07 luglio 2006

A che serve insegnare

di Guido Ceronetti

Mi ha, non molti giorni fa, colpito un breve articolo apparso su «Le Monde»: l’autore, Michael Smadja, è un giovane insegnante di filosofia in qualche istituto che non viene precisato.
Potrebbero essere tutti. Tutti i luoghi dove sussistono cattedre di filosofia. L’insegnante afferma con perfetta chiarezza, con una serena, dignitosa disperazione, l’impossibilità di insegnare, oggi, a dei ragazzi, la stravagante Cosa che Ellade e uno spessore di secoli hanno chiamato così, proprio, frutto del pensiero ragionante e per buona parte anche sognante: FILOSOFIA.
Gli insegnanti di filosofia, l’autore dice, «hanno la sensazione di dover affrontare un intero universo di ignoranza, di approssimazione e di non-senso, che si appoggia a un’ideologia generale della soggettività». E ancora: «Ciascuno di noi, a suo modo, compie uno sforzo pesantissimo per mantenere un livello elevato di esigenza, il cui continente di cultura di riferimento non può essere, dai nostri allievi, compreso.

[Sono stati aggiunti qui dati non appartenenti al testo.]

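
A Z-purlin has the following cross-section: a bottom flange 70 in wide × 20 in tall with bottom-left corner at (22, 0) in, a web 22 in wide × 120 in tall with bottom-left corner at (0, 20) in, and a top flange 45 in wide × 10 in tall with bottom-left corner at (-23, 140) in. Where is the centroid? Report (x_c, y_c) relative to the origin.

x_c = 24.19 in, y_c = 64.69 in

bottom flange: A = 70 × 20 = 1400.00, centroid at (57.00, 10.00).
web: A = 22 × 120 = 2640.00, centroid at (11.00, 80.00).
top flange: A = 45 × 10 = 450.00, centroid at (-0.50, 145.00).
ΣA = 4490.00 in², ΣAx_c = 108615.00 in³, ΣAy_c = 290450.00 in³.
x_c = 108615.00/4490.00 = 24.19 in; y_c = 290450.00/4490.00 = 64.69 in.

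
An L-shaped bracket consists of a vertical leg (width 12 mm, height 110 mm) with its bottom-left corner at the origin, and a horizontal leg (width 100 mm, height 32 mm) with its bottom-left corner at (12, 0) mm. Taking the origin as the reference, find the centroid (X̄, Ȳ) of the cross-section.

X̄ = 45.65 mm, Ȳ = 27.39 mm

Part | A | x̄ᵢ | ȳᵢ | A·x̄ᵢ | A·ȳᵢ
vertical leg | 1320.00 | 6.00 | 55.00 | 7920.00 | 72600.00
horizontal leg | 3200.00 | 62.00 | 16.00 | 198400.00 | 51200.00
Σ | 4520.00 |  |  | 206320.00 | 123800.00
X̄ = 206320.00 / 4520.00 = 45.65 mm
Ȳ = 123800.00 / 4520.00 = 27.39 mm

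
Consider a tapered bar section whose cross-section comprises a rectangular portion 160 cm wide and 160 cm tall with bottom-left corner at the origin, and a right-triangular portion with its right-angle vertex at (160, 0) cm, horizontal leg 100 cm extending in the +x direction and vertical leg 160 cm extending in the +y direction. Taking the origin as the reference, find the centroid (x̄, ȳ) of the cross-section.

rectangular portion: A = 160 × 160 = 25600.00, centroid at (80.00, 80.00).
triangular portion: A = ½·100·160 = 8000.00, centroid at (193.33, 53.33).
ΣA = 33600.00 cm², ΣAx̄ = 3594666.67 cm³, ΣAȳ = 2474666.67 cm³.
x̄ = 3594666.67/33600.00 = 106.98 cm; ȳ = 2474666.67/33600.00 = 73.65 cm.

x̄ = 106.98 cm, ȳ = 73.65 cm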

Dobbiamo, oltre che professare filosofia, anche difendere la cultura in generale, i libri, la storia, il senso stesso delle cose. Difendere tutto questo in opposizione a come va il mondo, all’ideologia individualista e materialista, alla seduzione irresistibile dei prodotti di divertimento, a tutti insomma i mezzi di comunicare, alla velocità della luce, il Nulla».
Opporsi al nulla, alla demenza che irrompe dove arretra o è assente il pensare, è il peccato capitale della filosofia, per le congreghe del Nulla. I sistemi scolastici più progrediti, i meglio come i peggio funzionanti, sono già in varia misura in loro potere. L’insegnante non contaminato trova il terreno occupato da qualcosa di soverchiante. Tutte le scuole organizzate in istituti si vanno a poco a poco configurando, adunata di arresi, come scuole, apparentemente libere, di suicidio mentale, vedo le loro pacifiche mani arrivare a toccare di nascosto i ramificati artigli delle scuole di terrorismo sacrificale. Quando sento parlare della funzione universitaria, di mera preparazione dei giovani in vista dei posti aziendali e professionali, mi pare incombente anche lì la nera sagoma di chi insegna a far scattare sul proprio corpo il dispositivo della strage suicida. Non sarai fatto a pezzi materialmente: lo sarai mentalmente, spiritualmente, e il tuo premio di paradiso sarà una rendita adeguata, l’illusione di muoverti senza manette sprofondato in un’oppressura disgregante, da cui non potrai più uscire. Il Nulla non è nei videogames e nelle discoteche: nel 1830 Georg Büchner scrisse, nella tragedia sulla morte di Danton: das Nichts, il Nulla «è il Dio che sta per nascere»... Quasi duecento anni dopo si può considerarlo universalmente cresciuto...
Com’è bravo e lucido, nel suo smarrimento, il giovane prof. Smadja! Ascoltiamolo: «Dal banco del professore di filosofia si osserva con angoscia una catastrofe lenta. Ogni senso sta scomparendo dal nostro mondo e noi, professori di filosofia, dobbiamo con tutte le nostre forze remare controcorrente. Ci tocca improvvisare uno spettacolo permanente per attrarre i nostri allievi e guidarli verso ciò che attraente non è. Niente di naturale è più nello stupore forzato che provochiamo: noi ci sforziamo di mostrare le contraddizioni di questo mondo a menti a tal punto impregnate di nichilismo che niente, di ciò che diciamo per contraddire, glielo può più scalfire».
È vero, ma se l’insegnante è innanzitutto filosofo per se stesso non troverà inesplicabile quanto gli succede e che lo impressiona dolorosamente: vedrà l’impero del Nichts, il Dio Tecnica heideggeriano nella sua onnipotenza, vedrà i confini del Nulla estendersi fino ai confini del mondo, e con la parola di un profeta, il lontano Isaia: «un Resto tornerà» si fabbricherà un’isola di rifugio.
La filosofia, sempre i suoi maestri l’hanno saputo, non è ugualitaria. In una classe di trenta allievi ce ne può essere uno segnato per accoglierla, o neppure quell’unico. I pochi esistono: certo non è facile scoprirli, radunarli. Dai molti, dai più, ricavi scherni. Neppure compunzione ipocrita, rispetto finto: rivolte, scherni, ostilità aperta... E di questo Michael Smadja è consapevole: accenna all’inevitabilità di riservare la filosofia ad una élite «come nel Medioevo», ai rari meritevoli di apprendere l’Inutile, di comprenderne la bellezza.